Bagian 15 ~ Laki-laki

Bagian 15


Laki-laki

*
*
*

Mumta tidak menyangka, reaksi tenang akan diberikan Adam setelah mendengar segunung harapan yang ia tautkan padanya. Laki-laki itu hanya menatapnya, menyorot permintaan maaf, sedang Mumta meronta-ronta menahan sakit.

Baru kali ini, Mumta berani, memproklamirkan cinta di depan banyak orang. Tak peduli status yang menjeratnya dengan sang cinta.

"Kamu tahu, malam itu, di saat kamu ingin mengikat janji dengan orangtuaku atas putrinya, harapanku semakin menerawang tinggi ke langit. Berhembus doa-doa yang sebelumnya berdiri sebagai halusinasi. Lalu, saat tanggal ditetapkan, setelah kita sah di segi apapun, dengan satu rasa, rasa percaya yang tidak akan goyah, kita bisa bersama saat sakit, bersama saat bahagia, aku harap kita bisa berbagi. Semuanya sudah aku rancang dalam harapanku, Dam."

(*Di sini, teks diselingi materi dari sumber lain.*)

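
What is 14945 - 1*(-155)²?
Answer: -9080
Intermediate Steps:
14945 - 1*(-155)² = 14945 - 1*24025 = 14945 - 24025 = -9080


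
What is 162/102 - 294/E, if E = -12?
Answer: 887/34 ≈ 26.088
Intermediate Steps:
162/102 - 294/E = 162/102 - 294/(-12) = 162*(1/102) - 294*(-1/12) = 27/17 + 49/2 = 887/34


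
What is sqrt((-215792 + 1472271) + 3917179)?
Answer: sqrt(5173658) ≈ 2274.6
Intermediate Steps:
sqrt((-215792 + 1472271) + 3917179) = sqrt(1256479 + 3917179) = sqrt(5173658)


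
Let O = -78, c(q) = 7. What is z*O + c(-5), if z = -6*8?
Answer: 3751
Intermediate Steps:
z = -48
z*O + c(-5) = -48*(-78) + 7 = 3744 + 7 = 3751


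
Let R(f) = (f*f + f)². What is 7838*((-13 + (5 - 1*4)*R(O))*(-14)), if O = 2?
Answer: -2523836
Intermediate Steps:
R(f) = (f + f²)² (R(f) = (f² + f)² = (f + f²)²)
7838*((-13 + (5 - 1*4)*R(O))*(-14)) = 7838*((-13 + (5 - 1*4)*(2²*(1 + 2)²))*(-14)) = 7838*((-13 + (5 - 4)*(4*3²))*(-14)) = 7838*((-13 + 1*(4*9))*(-14)) = 7838*((-13 + 1*36)*(-14)) = 7838*((-13 + 36)*(-14)) = 7838*(23*(-14)) = 7838*(-322) = -2523836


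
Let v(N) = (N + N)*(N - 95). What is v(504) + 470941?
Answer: 883213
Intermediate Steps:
v(N) = 2*N*(-95 + N) (v(N) = (2*N)*(-95 + N) = 2*N*(-95 + N))
v(504) + 470941 = 2*504*(-95 + 504) + 470941 = 2*504*409 + 470941 = 412272 + 470941 = 883213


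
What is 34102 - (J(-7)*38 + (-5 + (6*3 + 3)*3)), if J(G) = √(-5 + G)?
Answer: 34044 - 76*I*√3 ≈ 34044.0 - 131.64*I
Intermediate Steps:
34102 - (J(-7)*38 + (-5 + (6*3 + 3)*3)) = 34102 - (√(-5 - 7)*38 + (-5 + (6*3 + 3)*3)) = 34102 - (√(-12)*38 + (-5 + (18 + 3)*3)) = 34102 - ((2*I*√3)*38 + (-5 + 21*3)) = 34102 - (76*I*√3 + (-5 + 63)) = 34102 - (76*I*√3 + 58) = 34102 - (58 + 76*I*√3) = 34102 + (-58 - 76*I*√3) = 34044 - 76*I*√3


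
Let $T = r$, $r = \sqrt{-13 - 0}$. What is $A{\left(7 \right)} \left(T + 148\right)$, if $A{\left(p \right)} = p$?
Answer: $1036 + 7 i \sqrt{13} \approx 1036.0 + 25.239 i$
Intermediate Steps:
$r = i \sqrt{13}$ ($r = \sqrt{-13 + 0} = \sqrt{-13} = i \sqrt{13} \approx 3.6056 i$)
$T = i \sqrt{13} \approx 3.6056 i$
$A{\left(7 \right)} \left(T + 148\right) = 7 \left(i \sqrt{13} + 148\right) = 7 \left(148 + i \sqrt{13}\right) = 1036 + 7 i \sqrt{13}$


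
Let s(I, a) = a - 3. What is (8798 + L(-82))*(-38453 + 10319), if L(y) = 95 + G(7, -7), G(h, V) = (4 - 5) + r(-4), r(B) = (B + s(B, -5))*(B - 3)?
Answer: -252530784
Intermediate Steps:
s(I, a) = -3 + a
r(B) = (-8 + B)*(-3 + B) (r(B) = (B + (-3 - 5))*(B - 3) = (B - 8)*(-3 + B) = (-8 + B)*(-3 + B))
G(h, V) = 83 (G(h, V) = (4 - 5) + (24 + (-4)**2 - 11*(-4)) = -1 + (24 + 16 + 44) = -1 + 84 = 83)
L(y) = 178 (L(y) = 95 + 83 = 178)
(8798 + L(-82))*(-38453 + 10319) = (8798 + 178)*(-38453 + 10319) = 8976*(-28134) = -252530784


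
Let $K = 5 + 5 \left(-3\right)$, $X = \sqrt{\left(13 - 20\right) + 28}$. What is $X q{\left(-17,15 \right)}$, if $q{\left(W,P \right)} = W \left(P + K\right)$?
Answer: $- 85 \sqrt{21} \approx -389.52$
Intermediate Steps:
$X = \sqrt{21}$ ($X = \sqrt{\left(13 - 20\right) + 28} = \sqrt{-7 + 28} = \sqrt{21} \approx 4.5826$)
$K = -10$ ($K = 5 - 15 = -10$)
$q{\left(W,P \right)} = W \left(-10 + P\right)$ ($q{\left(W,P \right)} = W \left(P - 10\right) = W \left(-10 + P\right)$)
$X q{\left(-17,15 \right)} = \sqrt{21} \left(- 17 \left(-10 + 15\right)\right) = \sqrt{21} \left(\left(-17\right) 5\right) = \sqrt{21} \left(-85\right) = - 85 \sqrt{21}$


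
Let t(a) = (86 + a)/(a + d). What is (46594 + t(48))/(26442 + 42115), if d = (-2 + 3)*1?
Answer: 2283240/3359293 ≈ 0.67968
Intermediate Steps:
d = 1 (d = 1*1 = 1)
t(a) = (86 + a)/(1 + a) (t(a) = (86 + a)/(a + 1) = (86 + a)/(1 + a))
(46594 + t(48))/(26442 + 42115) = (46594 + (86 + 48)/(1 + 48))/(26442 + 42115) = (46594 + 134/49)/68557 = (46594 + (1/49)*134)*(1/68557) = (46594 + 134/49)*(1/68557) = (2283240/49)*(1/68557) = 2283240/3359293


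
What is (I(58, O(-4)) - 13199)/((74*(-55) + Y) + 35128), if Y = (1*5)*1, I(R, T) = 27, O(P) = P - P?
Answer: -13172/31063 ≈ -0.42404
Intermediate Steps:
O(P) = 0
Y = 5 (Y = 5*1 = 5)
(I(58, O(-4)) - 13199)/((74*(-55) + Y) + 35128) = (27 - 13199)/((74*(-55) + 5) + 35128) = -13172/((-4070 + 5) + 35128) = -13172/(-4065 + 35128) = -13172/31063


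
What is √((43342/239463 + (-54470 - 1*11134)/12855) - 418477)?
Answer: I*√999117585831481575495/48861855 ≈ 646.9*I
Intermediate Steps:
√((43342/239463 + (-54470 - 1*11134)/12855) - 418477) = √((43342*(1/239463) + (-54470 - 11134)*(1/12855)) - 418477) = √((43342/239463 - 65604*1/12855) - 418477) = √((43342/239463 - 21868/4285) - 418477) = √(-5050856414/1026098955 - 418477) = √(-429403863247949/1026098955) = I*√999117585831481575495/48861855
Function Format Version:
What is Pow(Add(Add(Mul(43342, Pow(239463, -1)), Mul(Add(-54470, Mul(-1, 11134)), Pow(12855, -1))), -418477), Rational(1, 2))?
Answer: Mul(Rational(1, 48861855), I, Pow(999117585831481575495, Rational(1, 2))) ≈ Mul(646.90, I)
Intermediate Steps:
Pow(Add(Add(Mul(43342, Pow(239463, -1)), Mul(Add(-54470, Mul(-1, 11134)), Pow(12855, -1))), -418477), Rational(1, 2)) = Pow(Add(Add(Mul(43342, Rational(1, 239463)), Mul(Add(-54470, -11134), Rational(1, 12855))), -418477), Rational(1, 2)) = Pow(Add(Add(Rational(43342, 239463), Mul(-65604, Rational(1, 12855))), -418477), Rational(1, 2)) = Pow(Add(Add(Rational(43342, 239463), Rational(-21868, 4285)), -418477), Rational(1, 2)) = Pow(Add(Rational(-5050856414, 1026098955), -418477), Rational(1, 2)) = Pow(Rational(-429403863247949, 1026098955), Rational(1, 2)) = Mul(Rational(1, 48861855), I, Pow(999117585831481575495, Rational(1, 2)))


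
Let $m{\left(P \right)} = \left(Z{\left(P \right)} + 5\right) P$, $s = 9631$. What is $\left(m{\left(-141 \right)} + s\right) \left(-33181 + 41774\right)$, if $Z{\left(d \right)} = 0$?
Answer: $76701118$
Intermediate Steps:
$m{\left(P \right)} = 5 P$ ($m{\left(P \right)} = \left(0 + 5\right) P = 5 P$)
$\left(m{\left(-141 \right)} + s\right) \left(-33181 + 41774\right) = \left(5 \left(-141\right) + 9631\right) \left(-33181 + 41774\right) = \left(-705 + 9631\right) 8593 = 8926 \cdot 8593 = 76701118$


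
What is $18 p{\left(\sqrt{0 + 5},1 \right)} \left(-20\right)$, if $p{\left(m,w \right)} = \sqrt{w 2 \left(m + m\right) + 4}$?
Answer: $- 720 \sqrt{1 + \sqrt{5}} \approx -1295.2$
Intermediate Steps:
$p{\left(m,w \right)} = \sqrt{4 + 4 m w}$ ($p{\left(m,w \right)} = \sqrt{2 w 2 m + 4} = \sqrt{4 m w + 4} = \sqrt{4 + 4 m w}$)
$18 p{\left(\sqrt{0 + 5},1 \right)} \left(-20\right) = 18 \cdot 2 \sqrt{1 + \sqrt{0 + 5} \cdot 1} \left(-20\right) = 18 \cdot 2 \sqrt{1 + \sqrt{5} \cdot 1} \left(-20\right) = 18 \cdot 2 \sqrt{1 + \sqrt{5}} \left(-20\right) = 36 \sqrt{1 + \sqrt{5}} \left(-20\right) = - 720 \sqrt{1 + \sqrt{5}}$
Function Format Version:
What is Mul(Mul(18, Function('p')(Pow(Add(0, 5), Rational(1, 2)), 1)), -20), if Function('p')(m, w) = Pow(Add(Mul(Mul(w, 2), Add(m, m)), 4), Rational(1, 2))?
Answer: Mul(-720, Pow(Add(1, Pow(5, Rational(1, 2))), Rational(1, 2))) ≈ -1295.2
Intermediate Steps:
Function('p')(m, w) = Pow(Add(4, Mul(4, m, w)), Rational(1, 2)) (Function('p')(m, w) = Pow(Add(Mul(Mul(2, w), Mul(2, m)), 4), Rational(1, 2)) = Pow(Add(Mul(4, m, w), 4), Rational(1, 2)) = Pow(Add(4, Mul(4, m, w)), Rational(1, 2)))
Mul(Mul(18, Function('p')(Pow(Add(0, 5), Rational(1, 2)), 1)), -20) = Mul(Mul(18, Mul(2, Pow(Add(1, Mul(Pow(Add(0, 5), Rational(1, 2)), 1)), Rational(1, 2)))), -20) = Mul(Mul(18, Mul(2, Pow(Add(1, Mul(Pow(5, Rational(1, 2)), 1)), Rational(1, 2)))), -20) = Mul(Mul(18, Mul(2, Pow(Add(1, Pow(5, Rational(1, 2))), Rational(1, 2)))), -20) = Mul(Mul(36, Pow(Add(1, Pow(5, Rational(1, 2))), Rational(1, 2))), -20) = Mul(-720, Pow(Add(1, Pow(5, Rational(1, 2))), Rational(1, 2)))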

Beberapa waktu berlalu. Perempuan berjilbab hitam masih berdiri tegak. Mata bulatnya tampak mengamati begitu dalam telaga meneduhkan di seberang, seakan mengulik bahwa cinta masih ada untuknya di mata lelaki itu. Namun Mumta hanya menemukan rasa bersalah, tidak ada selain itu.

"Bahkan sebelum semuanya dimulai, kamu menusukku dengan kejam. Sampai membuat hati ini ketakutan untuk kembali percaya, ada cinta yang tersemat untukku di dunia. Aku salah apa Adam? Bukan aku yang meminta untuk dinikahi, tapi kamu yang datang sendiri, kenapa kamu malah menyakitiku?"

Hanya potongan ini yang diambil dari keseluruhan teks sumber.